As San Diego birth injury lawyers, we are pleased by a new report that the rate of early elective deliveries dropped for the third year in a row, falling to less than five percent.

An early elective delivery is defined as a cesarean or induction delivery that occurs before 39 weeks without medical justification. While scheduled births may be more convenient for patients and doctors, delivering early can lead to problems for both mother and baby. For instance, there is an increased risk of birth injuries, continuing health problems, and even death.

Given the potential risks, medical experts recommend that infants should not be born before 39 weeks, unless their health care provider considers it medically necessary. This is because the brain, lungs, and other organs are not completely developed until the last few weeks of gestation.

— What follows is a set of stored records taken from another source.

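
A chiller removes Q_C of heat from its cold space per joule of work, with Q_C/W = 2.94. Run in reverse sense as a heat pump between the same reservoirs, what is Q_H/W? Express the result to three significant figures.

3.94

The first law on one cycle gives Q_H = Q_C + W, so Q_H/W = Q_C/W + 1.
COP_HP = COP_R + 1 = 2.94 + 1 = 3.94.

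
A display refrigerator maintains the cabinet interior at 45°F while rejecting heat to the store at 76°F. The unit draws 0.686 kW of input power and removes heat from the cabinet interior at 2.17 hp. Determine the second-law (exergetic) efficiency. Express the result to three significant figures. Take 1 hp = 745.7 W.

Converting, Q̇_C = 2.170 hp = 1.618 kW, so COP_actual = Q̇_C/Ẇ = 1.618/0.6860 = 2.359.
In absolute terms T_C = 280.37 K and T_H = 297.59 K, so ΔT = 17.22 K.
COP_Carnot = T_C/ΔT = 280.37/17.22 = 16.28.
η_II = COP_actual/COP_Carnot = 2.359/16.28 = 0.1449.

0.145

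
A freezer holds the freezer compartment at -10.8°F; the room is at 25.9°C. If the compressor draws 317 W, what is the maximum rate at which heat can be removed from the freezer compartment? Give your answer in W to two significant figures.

1600 W

In absolute terms T_C = 249.37 K and T_H = 299.05 K, so ΔT = 49.68 K.
COP_Carnot = T_C/ΔT = 249.37/49.68 = 5.020.
Q̇_max = COP_Carnot × Ẇ = 5.020 × 317.0 W = 1591 W.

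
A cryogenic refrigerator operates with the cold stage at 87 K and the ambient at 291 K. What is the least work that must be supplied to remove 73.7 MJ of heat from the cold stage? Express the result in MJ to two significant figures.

The reservoir spacing is ΔT = 291 − 87 = 204.0 K.
The reversible limit is COP_R = T_C/ΔT = 0.4265, so W_min = Q_C/COP = Q_C·ΔT/T_C.
W_min = 73.70 × 204.0/87.00 = 172.8 MJ.

170 MJ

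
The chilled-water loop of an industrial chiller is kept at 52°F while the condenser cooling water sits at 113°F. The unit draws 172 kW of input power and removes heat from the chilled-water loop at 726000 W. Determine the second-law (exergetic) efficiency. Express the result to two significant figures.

Converting, Q̇_C = 726000 W = 726.0 kW, so COP_actual = Q̇_C/Ẇ = 726.0/172.0 = 4.221.
In absolute terms T_C = 284.26 K and T_H = 318.15 K, so ΔT = 33.89 K.
COP_Carnot = T_C/ΔT = 284.26/33.89 = 8.388.
η_II = COP_actual/COP_Carnot = 4.221/8.388 = 0.5032.

0.50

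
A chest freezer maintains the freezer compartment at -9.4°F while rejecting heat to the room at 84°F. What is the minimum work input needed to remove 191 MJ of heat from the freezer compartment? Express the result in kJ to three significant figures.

39600 kJ

In absolute terms T_C = 250.15 K and T_H = 302.04 K, so ΔT = 51.89 K.
The reversible limit is COP_R = T_C/ΔT = 4.821, so W_min = Q_C/COP = Q_C·ΔT/T_C.
W_min = 191.0 × 51.89/250.15 = 39.62 MJ = 39620 kJ.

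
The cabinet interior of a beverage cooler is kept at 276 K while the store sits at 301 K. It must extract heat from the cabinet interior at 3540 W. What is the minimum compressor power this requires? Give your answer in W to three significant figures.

321 W

The reservoir spacing is ΔT = 301 − 276 = 25.00 K.
COP_Carnot = T_C/ΔT = 276.00/25.00 = 11.04.
Ẇ_min = Q̇/COP_Carnot = 3540/11.04 = 320.7 W.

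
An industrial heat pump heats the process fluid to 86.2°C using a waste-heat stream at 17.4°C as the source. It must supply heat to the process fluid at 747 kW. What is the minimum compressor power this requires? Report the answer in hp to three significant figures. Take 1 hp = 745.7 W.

In absolute terms T_C = 290.55 K and T_H = 359.35 K, so ΔT = 68.80 K.
COP_Carnot = T_H/ΔT = 359.35/68.80 = 5.223.
Ẇ_min = Q̇/COP_Carnot = 747.0/5.223 = 143.0 kW = 191.8 hp.

192 hp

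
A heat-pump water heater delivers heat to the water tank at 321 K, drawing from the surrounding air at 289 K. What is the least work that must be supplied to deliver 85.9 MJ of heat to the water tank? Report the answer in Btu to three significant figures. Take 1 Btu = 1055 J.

The reservoir spacing is ΔT = 321 − 289 = 32.00 K.
The reversible limit is COP_HP = T_H/ΔT = 10.03, so W_min = Q_H/COP = Q_H·ΔT/T_H.
W_min = 85.90 × 32.00/321.00 = 8.563 MJ = 8117 Btu.

8120 Btu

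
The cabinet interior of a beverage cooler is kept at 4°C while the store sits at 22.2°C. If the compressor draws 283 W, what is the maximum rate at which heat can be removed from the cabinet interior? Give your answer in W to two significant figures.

In absolute terms T_C = 277.15 K and T_H = 295.35 K, so ΔT = 18.20 K.
COP_Carnot = T_C/ΔT = 277.15/18.20 = 15.23.
Q̇_max = COP_Carnot × Ẇ = 15.23 × 283.0 W = 4310 W.

4300 W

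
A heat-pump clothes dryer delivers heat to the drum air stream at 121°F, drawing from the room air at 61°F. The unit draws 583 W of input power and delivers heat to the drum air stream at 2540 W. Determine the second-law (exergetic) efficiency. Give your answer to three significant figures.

COP_actual = Q̇_H/Ẇ = 2540/583.0 = 4.357.
In absolute terms T_C = 289.26 K and T_H = 322.59 K, so ΔT = 33.33 K.
COP_Carnot = T_H/ΔT = 322.59/33.33 = 9.678.
η_II = COP_actual/COP_Carnot = 4.357/9.678 = 0.4502.

0.450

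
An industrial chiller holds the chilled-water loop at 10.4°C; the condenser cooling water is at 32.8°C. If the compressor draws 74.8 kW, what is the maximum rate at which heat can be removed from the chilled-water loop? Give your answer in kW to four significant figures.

946.9 kW

In absolute terms T_C = 283.55 K and T_H = 305.95 K, so ΔT = 22.40 K.
COP_Carnot = T_C/ΔT = 283.55/22.40 = 12.66.
Q̇_max = COP_Carnot × Ẇ = 12.66 × 74.80 kW = 946.9 kW.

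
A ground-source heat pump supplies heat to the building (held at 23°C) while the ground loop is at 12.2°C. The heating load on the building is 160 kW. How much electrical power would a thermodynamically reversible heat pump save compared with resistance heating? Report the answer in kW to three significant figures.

154 kW

In absolute terms T_C = 285.35 K and T_H = 296.15 K, so ΔT = 10.80 K.
COP_Carnot = T_H/ΔT = 296.15/10.80 = 27.42.
Resistance heating needs Ẇ_res = Q̇_H = 160.0 kW; the reversible heat pump needs only Ẇ_hp = Q̇_H/COP = 5.835 kW.
Saving = 160.0 − 5.835 = 154.2 kW.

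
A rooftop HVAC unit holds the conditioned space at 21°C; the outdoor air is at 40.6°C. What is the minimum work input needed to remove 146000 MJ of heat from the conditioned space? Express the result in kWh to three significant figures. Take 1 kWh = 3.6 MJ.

In absolute terms T_C = 294.15 K and T_H = 313.75 K, so ΔT = 19.60 K.
The reversible limit is COP_R = T_C/ΔT = 15.01, so W_min = Q_C/COP = Q_C·ΔT/T_C.
W_min = 146000 × 19.60/294.15 = 9728 MJ = 2702 kWh.

2700 kWh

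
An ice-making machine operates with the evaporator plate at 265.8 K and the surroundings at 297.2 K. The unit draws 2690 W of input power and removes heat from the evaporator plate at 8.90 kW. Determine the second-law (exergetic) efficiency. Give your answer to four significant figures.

Converting, Q̇_C = 8.900 kW = 8900 W, so COP_actual = Q̇_C/Ẇ = 8900/2690 = 3.309.
The reservoir spacing is ΔT = 297.2 − 265.8 = 31.40 K.
COP_Carnot = T_C/ΔT = 265.80/31.40 = 8.465.
η_II = COP_actual/COP_Carnot = 3.309/8.465 = 0.3909.

0.3909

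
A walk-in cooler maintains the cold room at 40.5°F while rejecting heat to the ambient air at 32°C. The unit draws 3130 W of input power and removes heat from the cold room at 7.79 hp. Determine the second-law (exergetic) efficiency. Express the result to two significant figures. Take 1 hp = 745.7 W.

Converting, Q̇_C = 7.790 hp = 5809 W, so COP_actual = Q̇_C/Ẇ = 5809/3130 = 1.856.
In absolute terms T_C = 277.87 K and T_H = 305.15 K, so ΔT = 27.28 K.
COP_Carnot = T_C/ΔT = 277.87/27.28 = 10.19.
η_II = COP_actual/COP_Carnot = 1.856/10.19 = 0.1822.

0.18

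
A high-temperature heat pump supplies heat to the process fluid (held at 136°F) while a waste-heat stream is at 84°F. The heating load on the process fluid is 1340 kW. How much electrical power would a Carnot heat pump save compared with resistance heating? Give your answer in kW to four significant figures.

1223 kW

In absolute terms T_C = 302.04 K and T_H = 330.93 K, so ΔT = 28.89 K.
COP_Carnot = T_H/ΔT = 330.93/28.89 = 11.46.
Resistance heating needs Ẇ_res = Q̇_H = 1340 kW; the reversible heat pump needs only Ẇ_hp = Q̇_H/COP = 117.0 kW.
Saving = 1340 − 117.0 = 1223 kW.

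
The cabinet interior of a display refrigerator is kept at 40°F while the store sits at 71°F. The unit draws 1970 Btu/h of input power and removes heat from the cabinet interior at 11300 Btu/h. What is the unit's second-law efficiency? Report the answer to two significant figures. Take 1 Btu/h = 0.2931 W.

COP_actual = Q̇_C/Ẇ = 11300/1970 = 5.736.
In absolute terms T_C = 277.59 K and T_H = 294.82 K, so ΔT = 17.22 K.
COP_Carnot = T_C/ΔT = 277.59/17.22 = 16.12.
η_II = COP_actual/COP_Carnot = 5.736/16.12 = 0.3559.

0.36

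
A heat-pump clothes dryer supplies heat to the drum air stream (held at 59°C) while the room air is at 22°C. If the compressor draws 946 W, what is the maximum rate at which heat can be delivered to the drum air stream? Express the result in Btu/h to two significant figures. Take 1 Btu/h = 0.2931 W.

29000 Btu/h

In absolute terms T_C = 295.15 K and T_H = 332.15 K, so ΔT = 37.00 K.
COP_Carnot = T_H/ΔT = 332.15/37.00 = 8.977.
Q̇_max = COP_Carnot × Ẇ = 8.977 × 946.0 W = 8492 W = 28970 Btu/h.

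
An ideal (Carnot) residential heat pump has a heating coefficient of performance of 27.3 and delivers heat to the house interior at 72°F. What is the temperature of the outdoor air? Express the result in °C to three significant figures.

11.4 °C

COP_HP = T_H/(T_H − T_C) gives T_H − T_C = T_H/COP.
With T_H = 295.37 K, T_C = 295.37 × (1 − 1/27.3) = 284.55 K.
Converting, 284.55 K = 11.40°C.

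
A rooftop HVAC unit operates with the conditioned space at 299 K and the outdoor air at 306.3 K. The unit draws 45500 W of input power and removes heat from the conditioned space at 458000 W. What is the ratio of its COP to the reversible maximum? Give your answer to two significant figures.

COP_actual = Q̇_C/Ẇ = 458000/45500 = 10.07.
The reservoir spacing is ΔT = 306.3 − 299 = 7.300 K.
COP_Carnot = T_C/ΔT = 299.00/7.300 = 40.96.
η_II = COP_actual/COP_Carnot = 10.07/40.96 = 0.2458.

0.25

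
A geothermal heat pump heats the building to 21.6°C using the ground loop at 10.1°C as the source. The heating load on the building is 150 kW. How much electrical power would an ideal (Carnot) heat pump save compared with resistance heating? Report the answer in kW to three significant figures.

In absolute terms T_C = 283.25 K and T_H = 294.75 K, so ΔT = 11.50 K.
COP_Carnot = T_H/ΔT = 294.75/11.50 = 25.63.
Resistance heating needs Ẇ_res = Q̇_H = 150.0 kW; the reversible heat pump needs only Ẇ_hp = Q̇_H/COP = 5.852 kW.
Saving = 150.0 − 5.852 = 144.1 kW.

144 kW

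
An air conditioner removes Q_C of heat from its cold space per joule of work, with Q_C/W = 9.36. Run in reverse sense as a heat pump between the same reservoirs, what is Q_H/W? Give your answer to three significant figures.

The first law on one cycle gives Q_H = Q_C + W, so Q_H/W = Q_C/W + 1.
COP_HP = COP_R + 1 = 9.36 + 1 = 10.36.

10.4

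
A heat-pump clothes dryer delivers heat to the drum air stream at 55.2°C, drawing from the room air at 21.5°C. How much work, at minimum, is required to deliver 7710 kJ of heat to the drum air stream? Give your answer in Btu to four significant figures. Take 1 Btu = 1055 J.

750.1 Btu

In absolute terms T_C = 294.65 K and T_H = 328.35 K, so ΔT = 33.70 K.
The reversible limit is COP_HP = T_H/ΔT = 9.743, so W_min = Q_H/COP = Q_H·ΔT/T_H.
W_min = 7710 × 33.70/328.35 = 791.3 kJ = 750.1 Btu.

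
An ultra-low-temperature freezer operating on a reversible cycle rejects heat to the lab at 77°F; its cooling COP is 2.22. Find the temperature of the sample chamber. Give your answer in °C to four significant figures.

-67.59 °C

For a Carnot refrigerator COP_R = T_C/(T_H − T_C), so T_C = COP·T_H/(1 + COP).
With T_H = 298.15 K, T_C = 2.22 × 298.15/3.220 = 205.56 K.
Converting, 205.56 K = -67.59°C.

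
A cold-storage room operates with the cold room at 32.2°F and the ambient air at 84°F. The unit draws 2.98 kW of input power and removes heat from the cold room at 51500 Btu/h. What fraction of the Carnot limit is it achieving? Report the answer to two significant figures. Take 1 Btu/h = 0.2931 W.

Converting, Q̇_C = 51500 Btu/h = 15.09 kW, so COP_actual = Q̇_C/Ẇ = 15.09/2.980 = 5.065.
In absolute terms T_C = 273.26 K and T_H = 302.04 K, so ΔT = 28.78 K.
COP_Carnot = T_C/ΔT = 273.26/28.78 = 9.496.
η_II = COP_actual/COP_Carnot = 5.065/9.496 = 0.5334.

0.53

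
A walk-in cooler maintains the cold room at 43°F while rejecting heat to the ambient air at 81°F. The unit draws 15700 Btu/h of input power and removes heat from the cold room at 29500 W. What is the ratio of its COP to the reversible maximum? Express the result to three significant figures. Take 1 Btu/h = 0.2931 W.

Converting, Q̇_C = 29500 W = 100600 Btu/h, so COP_actual = Q̇_C/Ẇ = 100600/15700 = 6.411.
In absolute terms T_C = 279.26 K and T_H = 300.37 K, so ΔT = 21.11 K.
COP_Carnot = T_C/ΔT = 279.26/21.11 = 13.23.
η_II = COP_actual/COP_Carnot = 6.411/13.23 = 0.4846.

0.485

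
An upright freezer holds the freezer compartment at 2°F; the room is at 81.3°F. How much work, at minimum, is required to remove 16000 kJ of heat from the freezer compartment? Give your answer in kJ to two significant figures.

In absolute terms T_C = 256.48 K and T_H = 300.54 K, so ΔT = 44.06 K.
The reversible limit is COP_R = T_C/ΔT = 5.822, so W_min = Q_C/COP = Q_C·ΔT/T_C.
W_min = 16000 × 44.06/256.48 = 2748 kJ.

2700 kJ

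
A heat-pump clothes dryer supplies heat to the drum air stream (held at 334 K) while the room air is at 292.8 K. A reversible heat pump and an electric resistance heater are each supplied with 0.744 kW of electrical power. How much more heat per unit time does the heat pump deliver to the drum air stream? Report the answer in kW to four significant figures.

The reservoir spacing is ΔT = 334 − 292.8 = 41.20 K.
COP_Carnot = T_H/ΔT = 334.00/41.20 = 8.107.
The heat pump delivers Q̇_H = COP × Ẇ = 6.031 kW; the resistance heater delivers Ẇ = 0.7440 kW.
Extra = (COP − 1)·Ẇ = 5.287 kW.

5.287 kW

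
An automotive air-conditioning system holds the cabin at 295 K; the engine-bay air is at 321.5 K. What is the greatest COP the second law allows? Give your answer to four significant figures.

11.13

The reservoir spacing is ΔT = 321.5 − 295 = 26.50 K.
For a reversible cycle, COP_Carnot = T_C/ΔT = 295.00/26.50 = 11.13.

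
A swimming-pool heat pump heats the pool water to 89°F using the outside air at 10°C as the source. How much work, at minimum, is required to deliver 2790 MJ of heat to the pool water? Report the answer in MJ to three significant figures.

198 MJ

In absolute terms T_C = 283.15 K and T_H = 304.82 K, so ΔT = 21.67 K.
The reversible limit is COP_HP = T_H/ΔT = 14.07, so W_min = Q_H/COP = Q_H·ΔT/T_H.
W_min = 2790 × 21.67/304.82 = 198.3 MJ.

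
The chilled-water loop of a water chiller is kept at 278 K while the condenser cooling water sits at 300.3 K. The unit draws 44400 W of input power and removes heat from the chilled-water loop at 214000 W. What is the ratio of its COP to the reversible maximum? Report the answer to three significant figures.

COP_actual = Q̇_C/Ẇ = 214000/44400 = 4.820.
The reservoir spacing is ΔT = 300.3 − 278 = 22.30 K.
COP_Carnot = T_C/ΔT = 278.00/22.30 = 12.47.
η_II = COP_actual/COP_Carnot = 4.820/12.47 = 0.3866.

0.387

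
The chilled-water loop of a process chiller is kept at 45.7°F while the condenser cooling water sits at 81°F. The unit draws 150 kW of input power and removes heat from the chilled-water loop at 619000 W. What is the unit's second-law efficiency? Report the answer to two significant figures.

0.29

Converting, Q̇_C = 619000 W = 619.0 kW, so COP_actual = Q̇_C/Ẇ = 619.0/150.0 = 4.127.
In absolute terms T_C = 280.76 K and T_H = 300.37 K, so ΔT = 19.61 K.
COP_Carnot = T_C/ΔT = 280.76/19.61 = 14.32.
η_II = COP_actual/COP_Carnot = 4.127/14.32 = 0.2882.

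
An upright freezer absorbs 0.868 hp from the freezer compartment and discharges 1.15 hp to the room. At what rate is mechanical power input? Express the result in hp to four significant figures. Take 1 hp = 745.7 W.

0.2820 hp

For a cyclic device the first law requires Q̇_H = Q̇_C + Ẇ.
Ẇ = Q̇_H − Q̇_C = 0.2820 hp.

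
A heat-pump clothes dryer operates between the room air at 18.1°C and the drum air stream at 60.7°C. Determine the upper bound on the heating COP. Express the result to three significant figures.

7.84

In absolute terms T_C = 291.25 K and T_H = 333.85 K, so ΔT = 42.60 K.
For a reversible cycle, COP_Carnot = T_H/ΔT = 333.85/42.60 = 7.837.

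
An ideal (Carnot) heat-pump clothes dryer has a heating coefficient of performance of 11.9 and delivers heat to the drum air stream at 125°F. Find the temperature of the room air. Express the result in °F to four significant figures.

COP_HP = T_H/(T_H − T_C) gives T_H − T_C = T_H/COP.
With T_H = 324.82 K, T_C = 324.82 × (1 − 1/11.9) = 297.52 K.
Converting, 297.52 K = 75.87°F.

75.87 °F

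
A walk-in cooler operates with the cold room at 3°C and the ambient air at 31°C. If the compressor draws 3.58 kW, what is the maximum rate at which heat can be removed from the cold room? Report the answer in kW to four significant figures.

In absolute terms T_C = 276.15 K and T_H = 304.15 K, so ΔT = 28.00 K.
COP_Carnot = T_C/ΔT = 276.15/28.00 = 9.863.
Q̇_max = COP_Carnot × Ẇ = 9.863 × 3.580 kW = 35.31 kW.

35.31 kW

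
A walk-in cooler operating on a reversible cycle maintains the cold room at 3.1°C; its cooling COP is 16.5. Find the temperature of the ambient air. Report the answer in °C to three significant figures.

COP_R = T_C/(T_H − T_C) gives T_H − T_C = T_C/COP.
With T_C = 276.25 K, T_H = 276.25 × (1 + 1/16.5) = 292.99 K.
Converting, 292.99 K = 19.84°C.

19.8 °C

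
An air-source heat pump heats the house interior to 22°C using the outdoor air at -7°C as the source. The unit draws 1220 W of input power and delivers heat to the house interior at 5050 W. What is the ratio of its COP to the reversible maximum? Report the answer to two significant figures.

COP_actual = Q̇_H/Ẇ = 5050/1220 = 4.139.
In absolute terms T_C = 266.15 K and T_H = 295.15 K, so ΔT = 29.00 K.
COP_Carnot = T_H/ΔT = 295.15/29.00 = 10.18.
η_II = COP_actual/COP_Carnot = 4.139/10.18 = 0.4067.

0.41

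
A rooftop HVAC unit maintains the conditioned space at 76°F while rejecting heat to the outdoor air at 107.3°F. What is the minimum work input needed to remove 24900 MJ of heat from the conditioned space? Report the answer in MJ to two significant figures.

In absolute terms T_C = 297.59 K and T_H = 314.98 K, so ΔT = 17.39 K.
The reversible limit is COP_R = T_C/ΔT = 17.11, so W_min = Q_C/COP = Q_C·ΔT/T_C.
W_min = 24900 × 17.39/297.59 = 1455 MJ.

1500 MJ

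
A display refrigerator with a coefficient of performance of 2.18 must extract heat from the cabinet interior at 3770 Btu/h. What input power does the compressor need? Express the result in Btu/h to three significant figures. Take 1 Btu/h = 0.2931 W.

1730 Btu/h

Ẇ = Q̇_C/COP = 3770/2.18 = 1729 Btu/h.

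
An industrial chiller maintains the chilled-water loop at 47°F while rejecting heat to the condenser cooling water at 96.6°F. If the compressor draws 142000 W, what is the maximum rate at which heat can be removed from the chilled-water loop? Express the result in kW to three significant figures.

1450 kW

In absolute terms T_C = 281.48 K and T_H = 309.04 K, so ΔT = 27.56 K.
COP_Carnot = T_C/ΔT = 281.48/27.56 = 10.22.
Q̇_max = COP_Carnot × Ẇ = 10.22 × 142000 W = 1451000 W = 1451 kW.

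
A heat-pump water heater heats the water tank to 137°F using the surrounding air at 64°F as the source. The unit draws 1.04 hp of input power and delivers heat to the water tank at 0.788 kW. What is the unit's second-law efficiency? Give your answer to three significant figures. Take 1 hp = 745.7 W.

Converting, Q̇_H = 0.7880 kW = 1.057 hp, so COP_actual = Q̇_H/Ẇ = 1.057/1.040 = 1.016.
In absolute terms T_C = 290.93 K and T_H = 331.48 K, so ΔT = 40.56 K.
COP_Carnot = T_H/ΔT = 331.48/40.56 = 8.174.
η_II = COP_actual/COP_Carnot = 1.016/8.174 = 0.1243.

0.124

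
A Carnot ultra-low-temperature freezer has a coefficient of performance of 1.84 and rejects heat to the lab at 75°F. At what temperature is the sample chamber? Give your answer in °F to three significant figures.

-113 °F

For a Carnot refrigerator COP_R = T_C/(T_H − T_C), so T_C = COP·T_H/(1 + COP).
With T_H = 297.04 K, T_C = 1.84 × 297.04/2.840 = 192.45 K.
Converting, 192.45 K = -113.26°F.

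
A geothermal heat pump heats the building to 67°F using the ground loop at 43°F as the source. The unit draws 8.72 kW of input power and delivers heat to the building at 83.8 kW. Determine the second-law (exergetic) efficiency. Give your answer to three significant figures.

0.438

COP_actual = Q̇_H/Ẇ = 83.80/8.720 = 9.610.
In absolute terms T_C = 279.26 K and T_H = 292.59 K, so ΔT = 13.33 K.
COP_Carnot = T_H/ΔT = 292.59/13.33 = 21.94.
η_II = COP_actual/COP_Carnot = 9.610/21.94 = 0.4379.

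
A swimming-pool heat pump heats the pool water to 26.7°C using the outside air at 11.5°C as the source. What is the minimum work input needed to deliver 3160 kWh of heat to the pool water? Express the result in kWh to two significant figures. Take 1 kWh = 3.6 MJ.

In absolute terms T_C = 284.65 K and T_H = 299.85 K, so ΔT = 15.20 K.
The reversible limit is COP_HP = T_H/ΔT = 19.73, so W_min = Q_H/COP = Q_H·ΔT/T_H.
W_min = 3160 × 15.20/299.85 = 160.2 kWh.

160 kWh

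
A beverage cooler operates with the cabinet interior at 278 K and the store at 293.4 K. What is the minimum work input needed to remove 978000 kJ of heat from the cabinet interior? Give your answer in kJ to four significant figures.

The reservoir spacing is ΔT = 293.4 − 278 = 15.40 K.
The reversible limit is COP_R = T_C/ΔT = 18.05, so W_min = Q_C/COP = Q_C·ΔT/T_C.
W_min = 978000 × 15.40/278.00 = 54180 kJ.

54180 kJ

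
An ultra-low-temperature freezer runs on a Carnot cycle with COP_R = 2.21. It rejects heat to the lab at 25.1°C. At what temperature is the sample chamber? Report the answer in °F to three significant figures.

For a Carnot refrigerator COP_R = T_C/(T_H − T_C), so T_C = COP·T_H/(1 + COP).
With T_H = 298.25 K, T_C = 2.21 × 298.25/3.210 = 205.34 K.
Converting, 205.34 K = -90.06°F.

-90.1 °F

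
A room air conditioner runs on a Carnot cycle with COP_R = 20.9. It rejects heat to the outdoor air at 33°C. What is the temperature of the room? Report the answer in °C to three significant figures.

For a Carnot refrigerator COP_R = T_C/(T_H − T_C), so T_C = COP·T_H/(1 + COP).
With T_H = 306.15 K, T_C = 20.9 × 306.15/21.90 = 292.17 K.
Converting, 292.17 K = 19.02°C.

19.0 °C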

According to the Leapfrog Group’s latest findings, healthcare facilities have made remarkable progress in reducing the number of early elective deliveries. In 2013, 71 percent of the reporting hospitals met Leapfrog’s early elective deliveries target rate of less than five percent, compared to 46 percent of hospitals in the 2012 survey.

“This is a remarkable reduction,” Edward McCabe, chief medical officer at the March of Dimes, told the Los Angeles Times. “It involves changing the culture of the hospital and that is always very hard to do.”

While the rates of early elective deliveries varied widely among California hospitals, the state ranked among the best in the country with a rate of just three percent. By comparison, the average in 2010 was nearly 15 percent.